In my best David Letterman voice…
#5 – Furniture Treasury by Wallace Nutting, 3 volumes
If you can find it go for any edition between the 1928 and 1948 printings. The pictures are far better in quality. This book is jammed so full of furniture you can’t help but start to see subtle differences. Some of the research has been proven wrong but much of it still stands as the basis for many scholarly books today.
#4 – American Antiques from The Israel Sack Collection in ten volumes
Just the fact that it is ten volumes makes this an indispenible reference. Add to that the fact that the Sacks and Joe Hennage compiled this collection from brochures and archives from one of America’s greatest antique dealers simply adds to the necessity to own the enitire collection.
#3 – New England Furniture, The Colonial Era by Brock Jobe and Myrna Kaye
This was one of the first books to show period pieces from all angles. You get to see different forms and pieces from all over New England that are only a part of the collection of the Society for the Preservation of New England Antiquities (SPNEA). The authors pull out drawers and show you the inside of pieces, backs of pieces and they even roll the pieces over and show you the bottoms. It’s an amazing work.

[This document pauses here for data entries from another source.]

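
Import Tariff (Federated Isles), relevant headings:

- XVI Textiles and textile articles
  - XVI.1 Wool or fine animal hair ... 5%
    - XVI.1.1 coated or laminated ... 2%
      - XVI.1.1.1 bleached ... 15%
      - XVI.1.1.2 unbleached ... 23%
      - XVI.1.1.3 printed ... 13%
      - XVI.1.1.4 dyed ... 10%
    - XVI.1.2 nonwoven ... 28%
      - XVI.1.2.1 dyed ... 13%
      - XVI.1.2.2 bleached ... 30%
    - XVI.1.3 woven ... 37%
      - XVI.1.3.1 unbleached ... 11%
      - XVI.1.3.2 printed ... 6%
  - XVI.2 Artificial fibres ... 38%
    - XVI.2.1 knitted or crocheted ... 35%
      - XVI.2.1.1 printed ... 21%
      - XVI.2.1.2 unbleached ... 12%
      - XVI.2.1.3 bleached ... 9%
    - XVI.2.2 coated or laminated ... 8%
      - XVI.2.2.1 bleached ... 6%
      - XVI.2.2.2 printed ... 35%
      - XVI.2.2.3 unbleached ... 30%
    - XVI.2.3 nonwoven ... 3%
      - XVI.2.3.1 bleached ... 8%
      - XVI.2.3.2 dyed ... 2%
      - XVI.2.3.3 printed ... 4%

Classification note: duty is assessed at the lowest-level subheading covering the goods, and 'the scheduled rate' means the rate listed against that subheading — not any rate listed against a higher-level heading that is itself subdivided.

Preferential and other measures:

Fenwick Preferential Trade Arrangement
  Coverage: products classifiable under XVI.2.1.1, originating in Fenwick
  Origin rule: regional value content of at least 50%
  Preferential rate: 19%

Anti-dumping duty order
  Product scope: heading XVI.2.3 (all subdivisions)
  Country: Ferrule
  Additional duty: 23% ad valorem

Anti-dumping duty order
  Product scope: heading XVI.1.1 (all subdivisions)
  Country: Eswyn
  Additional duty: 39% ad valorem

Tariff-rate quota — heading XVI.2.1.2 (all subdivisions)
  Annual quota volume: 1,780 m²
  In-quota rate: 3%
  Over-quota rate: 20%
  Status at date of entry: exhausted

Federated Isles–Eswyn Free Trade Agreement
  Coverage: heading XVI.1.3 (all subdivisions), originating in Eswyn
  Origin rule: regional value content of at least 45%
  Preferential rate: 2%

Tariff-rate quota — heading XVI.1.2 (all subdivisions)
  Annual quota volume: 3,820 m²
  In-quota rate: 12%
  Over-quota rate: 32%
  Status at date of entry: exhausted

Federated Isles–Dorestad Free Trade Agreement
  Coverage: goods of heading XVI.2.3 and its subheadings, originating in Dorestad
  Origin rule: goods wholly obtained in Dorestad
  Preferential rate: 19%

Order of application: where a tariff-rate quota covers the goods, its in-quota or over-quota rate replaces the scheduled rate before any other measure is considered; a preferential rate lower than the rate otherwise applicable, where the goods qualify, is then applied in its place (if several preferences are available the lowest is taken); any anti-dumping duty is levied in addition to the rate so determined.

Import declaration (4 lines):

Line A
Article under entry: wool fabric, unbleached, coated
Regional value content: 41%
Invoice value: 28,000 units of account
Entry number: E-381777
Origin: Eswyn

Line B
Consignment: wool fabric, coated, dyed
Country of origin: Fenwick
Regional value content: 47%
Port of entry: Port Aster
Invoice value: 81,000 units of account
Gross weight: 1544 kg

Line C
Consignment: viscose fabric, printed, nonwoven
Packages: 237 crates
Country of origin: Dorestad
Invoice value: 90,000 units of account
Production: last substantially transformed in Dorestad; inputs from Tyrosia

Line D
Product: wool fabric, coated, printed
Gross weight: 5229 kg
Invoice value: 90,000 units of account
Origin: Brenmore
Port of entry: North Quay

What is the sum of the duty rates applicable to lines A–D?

89%

Line A: wool → XVI.1; coated → XVI.1.1; unbleached → XVI.1.1.2. Scheduled 23%. Eswyn agreement on XVI.1.3: XVI.1.1.2 not covered; anti-dumping (Eswyn, XVI.1.1): +39%; total 23% + 39% = 62%. → 62%.
Line B: wool → XVI.1; coated → XVI.1.1; dyed → XVI.1.1.4. Scheduled 10%. Fenwick agreement on XVI.2.1.1: XVI.1.1.4 not covered. → 10%.
Line C: viscose → XVI.2; nonwoven → XVI.2.3; printed → XVI.2.3.3. Scheduled 4%. Dorestad agreement on XVI.2.3: not wholly obtained. → 4%.
Line D: wool → XVI.1; coated → XVI.1.1; printed → XVI.1.1.3. Scheduled 13%. No special measure applies. → 13%.
Sum: 62% + 10% + 4% + 13% = 89%.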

#2 – American Furniture in The Metropolitan Museum of Art – Late Colonial Period:The Queen and and Chippendale Styles by Morrison Heckscher
Without a doubt the collection in the Met is one of the greatest collections of American furniture on display. Mr. Heckscher gets you up close and personal with a huge slice of the collection with detailed, scholarly descriptions of the pieces. Kari Hultman recently did a blog post on Desert Island Tools and in that same spirit i would put Mr. Heckscher’s book in the category of “must have” books.
And the #1 book for those who take period furniture seriously is – American Furniture:Queen Anne and Chippendale Periods in the Henry Francis du Pont Winterthur Museum by Joseph Downs
This book chronicles some of the greatest pieces on display in the most unbelievable museum of American Decorative Arts in the country. Mr. du Post put together a vast collection of furniture, architecture and accessories which is truly incredible. If you have the ability to journey to the museum, and you like period furniture, you will undoubtedly make a repeat trip because there is no way you can take in the whole collection in only one visit. The scholarship in the book stands as the benchmark for books being written today.

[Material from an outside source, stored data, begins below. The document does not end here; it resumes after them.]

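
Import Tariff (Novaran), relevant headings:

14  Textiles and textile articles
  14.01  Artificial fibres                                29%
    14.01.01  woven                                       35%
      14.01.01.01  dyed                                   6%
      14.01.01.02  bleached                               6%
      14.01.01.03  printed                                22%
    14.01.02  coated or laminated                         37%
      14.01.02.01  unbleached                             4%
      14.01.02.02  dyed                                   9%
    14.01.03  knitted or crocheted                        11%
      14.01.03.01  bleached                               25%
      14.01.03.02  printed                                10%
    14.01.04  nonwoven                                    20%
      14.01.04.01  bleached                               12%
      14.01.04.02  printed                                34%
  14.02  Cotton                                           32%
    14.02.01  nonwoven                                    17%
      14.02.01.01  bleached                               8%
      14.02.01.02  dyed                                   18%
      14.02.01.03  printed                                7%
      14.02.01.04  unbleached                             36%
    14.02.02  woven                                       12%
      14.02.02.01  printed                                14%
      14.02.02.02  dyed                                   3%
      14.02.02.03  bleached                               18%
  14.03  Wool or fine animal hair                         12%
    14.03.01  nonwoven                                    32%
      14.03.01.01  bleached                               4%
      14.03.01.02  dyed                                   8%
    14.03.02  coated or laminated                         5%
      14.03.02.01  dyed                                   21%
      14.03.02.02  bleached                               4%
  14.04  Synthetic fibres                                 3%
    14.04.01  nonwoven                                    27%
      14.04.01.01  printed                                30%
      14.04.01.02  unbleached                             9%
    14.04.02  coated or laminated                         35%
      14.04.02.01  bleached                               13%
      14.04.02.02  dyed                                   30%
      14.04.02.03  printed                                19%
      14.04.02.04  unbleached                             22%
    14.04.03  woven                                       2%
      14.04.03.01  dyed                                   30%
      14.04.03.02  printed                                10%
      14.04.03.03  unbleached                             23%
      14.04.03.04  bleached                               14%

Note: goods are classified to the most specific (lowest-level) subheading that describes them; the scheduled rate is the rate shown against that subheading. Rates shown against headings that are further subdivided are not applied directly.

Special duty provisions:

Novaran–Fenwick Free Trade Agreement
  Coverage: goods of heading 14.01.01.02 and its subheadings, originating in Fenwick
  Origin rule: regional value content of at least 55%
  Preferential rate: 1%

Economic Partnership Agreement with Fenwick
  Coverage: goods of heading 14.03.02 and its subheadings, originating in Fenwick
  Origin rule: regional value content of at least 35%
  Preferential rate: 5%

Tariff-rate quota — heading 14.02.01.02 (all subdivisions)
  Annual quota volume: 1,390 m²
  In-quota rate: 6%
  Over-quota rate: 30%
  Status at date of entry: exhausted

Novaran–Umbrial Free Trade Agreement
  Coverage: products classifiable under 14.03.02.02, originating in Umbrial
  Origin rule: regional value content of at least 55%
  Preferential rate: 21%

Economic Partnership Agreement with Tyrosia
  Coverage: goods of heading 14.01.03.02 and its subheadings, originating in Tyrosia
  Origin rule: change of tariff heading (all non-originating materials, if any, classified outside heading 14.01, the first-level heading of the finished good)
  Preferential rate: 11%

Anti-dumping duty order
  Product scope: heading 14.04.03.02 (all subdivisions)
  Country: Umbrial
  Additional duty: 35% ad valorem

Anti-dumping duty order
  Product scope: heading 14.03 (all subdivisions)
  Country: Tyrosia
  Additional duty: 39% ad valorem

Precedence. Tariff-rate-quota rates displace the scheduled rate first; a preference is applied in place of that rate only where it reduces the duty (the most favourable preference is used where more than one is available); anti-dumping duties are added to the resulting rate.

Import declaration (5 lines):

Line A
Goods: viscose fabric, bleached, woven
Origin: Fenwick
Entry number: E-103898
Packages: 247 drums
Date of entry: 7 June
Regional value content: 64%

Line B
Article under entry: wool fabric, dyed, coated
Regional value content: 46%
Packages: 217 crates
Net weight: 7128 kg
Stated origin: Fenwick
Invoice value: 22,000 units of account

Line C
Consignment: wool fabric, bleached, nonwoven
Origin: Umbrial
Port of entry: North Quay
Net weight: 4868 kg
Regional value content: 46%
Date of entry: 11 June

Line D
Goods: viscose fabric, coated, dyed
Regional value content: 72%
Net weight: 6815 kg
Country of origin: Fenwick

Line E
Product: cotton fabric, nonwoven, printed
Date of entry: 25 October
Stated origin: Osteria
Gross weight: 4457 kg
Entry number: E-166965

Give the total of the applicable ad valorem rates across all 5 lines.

Line A: viscose → 14.01; woven → 14.01.01; bleached → 14.01.01.02. Scheduled 6%. Fenwick agreement on 14.01.01.02: RVC ≥ 55% → 1% available; Fenwick agreement on 14.03.02: 14.01.01.02 not covered; preferential 1%. → 1%.
Line B: wool → 14.03; coated → 14.03.02; dyed → 14.03.02.01. Scheduled 21%. Fenwick agreement on 14.01.01.02: 14.03.02.01 not covered; Fenwick agreement on 14.03.02: RVC ≥ 35% → 5% available; preferential 5%. → 5%.
Line C: wool → 14.03; nonwoven → 14.03.01; bleached → 14.03.01.01. Scheduled 4%. Umbrial agreement on 14.03.02.02: 14.03.01.01 not covered. → 4%.
Line D: viscose → 14.01; coated → 14.01.02; dyed → 14.01.02.02. Scheduled 9%. Fenwick agreement on 14.01.01.02: 14.01.02.02 not covered; Fenwick agreement on 14.03.02: 14.01.02.02 not covered. → 9%.
Line E: cotton → 14.02; nonwoven → 14.02.01; printed → 14.02.01.03. Scheduled 7%. No special measure applies. → 7%.
Sum: 1% + 5% + 4% + 9% + 7% = 26%.

26%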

This is, of course, only a tiny selection of the books one truly “needs” to get a complete education on period furniture. So many others ought to be on the list from The Fine Points of Furniture by Albert Sack to The Mastercraftsmen of Newport by Michael Moses to the entire American Furniture series by Luke Beckerdite at the Chipstone Foundation but I was asked to name five. I’m sure others will have a different “top five”. If you’re one who would have something else on the list, please comment. I’m always interested in seeing if there happens to be a book out there I don’t know about.